Adding to the mix was the continued devastating run of natural disasters for Australasia in the form of the Christchurch earthquake. The economic impacts of this latest quake have yet to be fully assessed and remain of secondary concern as the search for the missing continues. Early, and very approximate estimates are putting the price of destruction around 12 billion NZD, or approximately 8-9% of GDP. Obviously this has seen the NZD under considerable pressure, although a short term base seems to have formed down around the .7420 level. Speculation about Insurance based NZD purchases seem to have stemmed the downside bias for the time being, but liquidity remains light on most cross rates. The interest rate markets has now fully priced a 25pt cut to the cash rate from the RBNZ, so expect any bounces in the NZD to be limited at best.
 
 In the coming week the Australian economy has some big data due for release. Tuesday sees Retail Sales for January released, followed by the RBA cash rate release and statement. Expect the cash rate to remain at 4.75%, but the RBA insights on economy to be of interest. Wednesday sees GDP data, with the market expecting .6% growth for the quarter. Thursday, the monthly Building Approvals numbers and the Trade Balance. If the data is released close to expectations, expect the recent range with the USD to continue for the AUD. The outperformance of the NZD by the Australian dollar may well continue in the short term, but current levels still represent very good buying of NZD with AUD from a historical perspective.
 
In Europe concerns are once again emerging about peripheral member state funding. Closely watched this week will be a host of Govt debt auctions.
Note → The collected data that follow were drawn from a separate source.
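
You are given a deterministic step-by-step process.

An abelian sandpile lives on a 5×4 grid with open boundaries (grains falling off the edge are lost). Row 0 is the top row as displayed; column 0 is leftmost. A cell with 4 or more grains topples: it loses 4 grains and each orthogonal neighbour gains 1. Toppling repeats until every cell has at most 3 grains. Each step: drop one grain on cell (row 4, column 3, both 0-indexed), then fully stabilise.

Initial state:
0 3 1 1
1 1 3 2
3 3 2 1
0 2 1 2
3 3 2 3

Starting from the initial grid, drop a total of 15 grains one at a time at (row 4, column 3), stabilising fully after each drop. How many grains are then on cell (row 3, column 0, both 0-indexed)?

0) 0 3 1 1
1 1 3 2
3 3 2 1
0 2 1 2
3 3 2 3
1) 0 3 1 1
1 1 3 2
3 3 2 1
0 2 1 3
3 3 3 0
2) 0 3 1 1
1 1 3 2
3 3 2 1
0 2 1 3
3 3 3 1
3) 0 3 1 1
1 1 3 2
3 3 2 1
0 2 1 3
3 3 3 2
4) 0 3 1 1
1 1 3 2
3 3 2 1
0 2 1 3
3 3 3 3
5) 0 3 1 1
1 1 3 2
3 3 2 2
1 3 3 0
0 1 1 2
6) 0 3 1 1
1 1 3 2
3 3 2 2
1 3 3 0
0 1 1 3
7) 0 3 1 1
1 1 3 2
3 3 2 2
1 3 3 1
0 1 2 0
8) 0 3 1 1
1 1 3 2
3 3 2 2
1 3 3 1
0 1 2 1
9) 0 3 1 1
1 1 3 2
3 3 2 2
1 3 3 1
0 1 2 2
10) 0 3 1 1
1 1 3 2
3 3 2 2
1 3 3 1
0 1 2 3
11) 0 3 1 1
1 1 3 2
3 3 2 2
1 3 3 2
0 1 3 0
12) 0 3 1 1
1 1 3 2
3 3 2 2
1 3 3 2
0 1 3 1
13) 0 3 1 1
1 1 3 2
3 3 2 2
1 3 3 2
0 1 3 2
14) 0 3 1 1
1 1 3 2
3 3 2 2
1 3 3 2
0 1 3 3
15) 0 3 2 2
2 3 1 0
0 2 2 1
3 1 3 1
0 3 1 2

3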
These auctions are key as they effect sentiment on all debt on issue in the Eurozone, and therefore have far reaching implications. Of note last week were moves in Portuguese debt. The pricing for five and ten year Portuguese debt hit levels at which Greece and Ireland were forced to seek bailout funding from the IMF/EU. Meanwhile in Ireland, negotiations are underway to form a new Government. Any move away from the commitment to the austerity measures assumed by the previous out going party could prove negative for the EURO.
 
In the UK the tough debate on the Monetary Policy Committee (MPC) at the Bank of England (BoE) is heating up. Last week’s minutes showed that the bias is moving towards an increase in the cash rate at some stage, but not as soon as the “speculative” market had priced in. This coupled with the weaker GDP figure released on Friday stalled the Pound Sterling’s appreciation for the time being. The BoE have a very tough job to manage the economy. Government spending cuts are just rolling out, inflationary pressure is very high and looks entrenched for the medium term. Any hike in the cash rate would potentially see a higher GBP, which in turns will put pressure on exporter profit margins and therefore further lengthens the recovery period for the wider economy.
 
The South African data is starting to show signs of turning with GDP beating expectations by .2% at 4.4%. Growth looks to be broad-based which is a pleasing sign. Not so pleasing is the increasing non-productive inflationary pressures that comes with climbing oil prices, especially with regards to mining production and agricultural harvest. The coming week is light on data in South Africa, so expect the lead to come from commodity markets for the Rand.